Note TAKEHANA est ce qu’on appelle une V-Tubeuse (You Tubeuse
virtuelle) c’est-à-dire qu’elle anime une chaîne YouTube sous la forme d’un personnage
de dessin animé. Avec sa forte poitrine, sa voix de pinson et ses oreilles de
chat, elle fait partie des stars les plus populaires sur l’Internet japonais.
Sa première apparition en ligne date du 24 juin 2018. Habillée en soubrette,
Note TAKEHANA remue ses formes suggestives dans un décor de maid café. Il est
possible de lui «parler» (écrire) en direct
lors de sessions au cours desquelles Takehana accueille les
internautes comme s’ils étaient des clients réguliers.

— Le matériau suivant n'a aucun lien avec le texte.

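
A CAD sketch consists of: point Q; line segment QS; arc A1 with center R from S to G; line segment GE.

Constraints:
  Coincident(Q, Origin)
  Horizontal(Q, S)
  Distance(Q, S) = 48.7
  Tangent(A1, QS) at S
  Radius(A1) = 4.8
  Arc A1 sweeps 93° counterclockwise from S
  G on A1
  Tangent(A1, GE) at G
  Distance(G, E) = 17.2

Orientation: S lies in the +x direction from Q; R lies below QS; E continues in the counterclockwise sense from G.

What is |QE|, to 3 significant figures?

50.0

Q is at the origin; QS is horizontal with |QS| = 48.7 and S on the +x side, so S = (48.7, 0.00). Since A1 is tangent to QS there, RS ⟂ QS, so R = S + (0, -4.8) = (48.7, -4.80). On A1, S sits at bearing 90° from R; a 93° counterclockwise sweep puts G at bearing 183°, so G = R + 4.8·(cos 183°, sin 183°) = (43.9, -5.05). The tangent condition forces RG to be normal to GE, so GE runs along (−sin 183°, cos 183°); with |GE| = 17.2, E = (44.8, -22.2). Then |QE| = |E − Q| = 50.0.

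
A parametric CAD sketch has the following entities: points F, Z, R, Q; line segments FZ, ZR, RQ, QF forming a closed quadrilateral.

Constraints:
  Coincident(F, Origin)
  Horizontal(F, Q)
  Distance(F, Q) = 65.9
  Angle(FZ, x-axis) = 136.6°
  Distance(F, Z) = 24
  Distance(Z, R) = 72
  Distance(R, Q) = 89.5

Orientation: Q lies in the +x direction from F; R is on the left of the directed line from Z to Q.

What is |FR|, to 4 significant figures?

80.19

F is at the origin; F and Q share the same y with |FQ| = 65.9 and Q in +x, so Q = (65.9, 0). FZ runs at 136.6° with |FZ| = 24.0, so Z = (-17.44, 16.49). R is determined by |ZR| = 72.0 and |RQ| = 89.5 together: it lies at the intersection of circle(Z, 72.0) and circle(Q, 89.5). With |ZQ| = 84.95, the foot of the radical line on ZQ is 25.84 from Z and the perpendicular offset is √(72.0² − 25.84²) = 67.20. Taking the left-of-ZQ solution: R = (20.96, 77.40).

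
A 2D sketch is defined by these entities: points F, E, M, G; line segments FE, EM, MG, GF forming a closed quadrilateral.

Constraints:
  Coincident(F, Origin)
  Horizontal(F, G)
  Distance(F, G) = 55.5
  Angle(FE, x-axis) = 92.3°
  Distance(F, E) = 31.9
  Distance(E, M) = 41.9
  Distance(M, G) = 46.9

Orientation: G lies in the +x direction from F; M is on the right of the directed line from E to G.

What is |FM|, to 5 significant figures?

12.770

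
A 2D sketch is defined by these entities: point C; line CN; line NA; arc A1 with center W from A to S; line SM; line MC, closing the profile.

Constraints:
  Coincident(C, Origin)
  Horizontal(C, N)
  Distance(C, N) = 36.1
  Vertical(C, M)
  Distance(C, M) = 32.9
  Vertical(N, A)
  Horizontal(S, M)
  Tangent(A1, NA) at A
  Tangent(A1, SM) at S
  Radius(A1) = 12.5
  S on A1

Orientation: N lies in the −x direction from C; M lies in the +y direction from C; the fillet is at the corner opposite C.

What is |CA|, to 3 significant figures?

41.5

The virtual corner opposite C is at (-36.1, 32.9). Since A1 is tangent to NA there, WA ⟂ NA and since A1 is tangent to SM there, WS ⟂ SM, with radius 12.5, so the center W sits 12.5 in from both sides at W = (-23.6, 20.4). That places the tangent points at A = (-36.1, 20.4) on NA and S = (-23.6, 32.9) on SM. Then |CA| = |A − C| = 41.5.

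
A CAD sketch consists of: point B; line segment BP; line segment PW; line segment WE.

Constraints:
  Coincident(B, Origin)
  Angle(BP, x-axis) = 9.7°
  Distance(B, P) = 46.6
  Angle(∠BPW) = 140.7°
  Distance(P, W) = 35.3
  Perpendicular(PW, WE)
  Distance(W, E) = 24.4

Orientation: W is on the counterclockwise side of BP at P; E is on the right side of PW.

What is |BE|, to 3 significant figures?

89.4

∠BPW = 140.7°, so PW runs at 9.7° + (180° − 140.7°) = 49.0° from the x-axis; with |PW| = 35.3, W = P + 35.3·(cos 49.0°, sin 49.0°) = (69.1, 34.5). PW is perpendicular to WE; with |WE| = 24.4 on the right of PW, E = W + 24.4·(0.755, -0.656) = (87.5, 18.5). Then |BE| = |E − B| = 89.4.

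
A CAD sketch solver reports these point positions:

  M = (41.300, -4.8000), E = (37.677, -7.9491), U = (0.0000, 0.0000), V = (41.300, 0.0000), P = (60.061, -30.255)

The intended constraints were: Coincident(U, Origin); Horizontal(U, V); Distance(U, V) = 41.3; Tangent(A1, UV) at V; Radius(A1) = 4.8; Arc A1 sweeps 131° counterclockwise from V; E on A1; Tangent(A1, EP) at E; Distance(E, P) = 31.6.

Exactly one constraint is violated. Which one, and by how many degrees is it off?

Tangent(A1, EP) at E — off by 4.10°.

U = (0.00, 0.00) ✓; U.y = 0.00, V.y = 0.00 ✓; |UV| = 41.30 ✓; ∠(MV, VU) = 90.00° ✓; |MV| = 4.800 ✓; bearing(M→E) − bearing(M→V) = 131.0° ✓; |ME| = 4.800 ✓; ∠(ME, EP) = 85.90° ✗; |EP| = 31.60 ✓.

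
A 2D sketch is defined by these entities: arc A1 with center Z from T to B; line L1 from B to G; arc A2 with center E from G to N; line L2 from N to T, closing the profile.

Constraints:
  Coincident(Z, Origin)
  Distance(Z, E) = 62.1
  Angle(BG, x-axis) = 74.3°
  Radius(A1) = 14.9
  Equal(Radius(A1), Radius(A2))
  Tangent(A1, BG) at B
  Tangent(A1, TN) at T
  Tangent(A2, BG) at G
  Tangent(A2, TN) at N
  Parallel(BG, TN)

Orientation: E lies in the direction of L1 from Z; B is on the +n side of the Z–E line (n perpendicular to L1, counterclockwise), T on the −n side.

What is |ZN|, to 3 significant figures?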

Elle leur dit des choses
gentilles et répond aux questions. Parfois aussi elle chante (karaoke) ou joue
à des jeux vidéo en faisant des commentaires. Son style mignon lui vaut les
faveurs de 37 000 adeptes, parmi lesquels beaucoup rêvent de l’approcher. En
décembre 2019, l’un d’entre eux a la chance de pouvoir téter son lait. La
séance d’allaitement lui coûte plus 8300 euros (un million de yens).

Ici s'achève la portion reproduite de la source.